Before planting a new garden remove weeds and plant debris that might feed and shelter developing larvae.
Turn the soil during preparation then give birds and other predators a chance to pick off the expose larvae and pupae.
Mow as closely as possible to the edge of your garden to give cutworms less to feed on and less shelter near your plants.
A three-foot wide (or more) bare-soil strip between your lawn and your garden plants makes it harder for larvae to reach your plants. It also gives you more of a chance to spot them.
Wait as late as possible before setting out starts. Cutworms go on the move early in the growing season. Give them a chance to starve before you put out dinner.
Place cardboard collars (or milk containers with the bottom cut out) around transplant stems at planting time. Be sure to work the collar into the soil at least an inch or two.
Plant sunflowers along the edge of your garden. Sunflowers are a favorite target of cutworms. The plants will attract the larvae giving you a chance to pick them from the ground before they head to your corn.

Dealing with Infestations

The presence of many birds feeding in the yard may indicate cutworms in your turf.
Handpick caterpillars after dark. This is often most productive following a rain or thorough watering.
Slow the progress of worms, who don’t like navigating dry soil, by watering in the morning then cultivating your garden’s walkways lightly to a depth of an inch or so. This cultivated soil will dry quickly while trapping moisture beneath it. Do not use mulch which gives the worms shelter.
Beneficial nematodes released in moist, spring soil will attack and destroy cutworms living underground. They’re especially beneficial to apply the season after cutworms have been a problem.
At the first sign of moths, release trichogramma wasps weekly for three consecutive weeks to parasitize cutworm eggs.

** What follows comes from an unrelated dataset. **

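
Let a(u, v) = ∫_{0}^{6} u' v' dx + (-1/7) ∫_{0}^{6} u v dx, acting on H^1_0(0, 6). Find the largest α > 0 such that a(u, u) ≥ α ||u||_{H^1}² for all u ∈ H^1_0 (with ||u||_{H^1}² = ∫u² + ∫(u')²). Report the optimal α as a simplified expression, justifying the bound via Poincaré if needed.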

Spreading a line of diatomaceous earth around the base of plants sets up a barrier to larvae. Diatomaceous earth, the fossilized, abrasive remains of prehistoric sea life, literally lets you draw a line in the dirt that’s deadly to any larvae that pass over.
Scatter bran or corn meal mixed with Monterey Bt (Bt-kurstaki) and molasses on the soil surface to attract and kill caterpillars. Eco-Bran will also kill caterpillars that feed on it.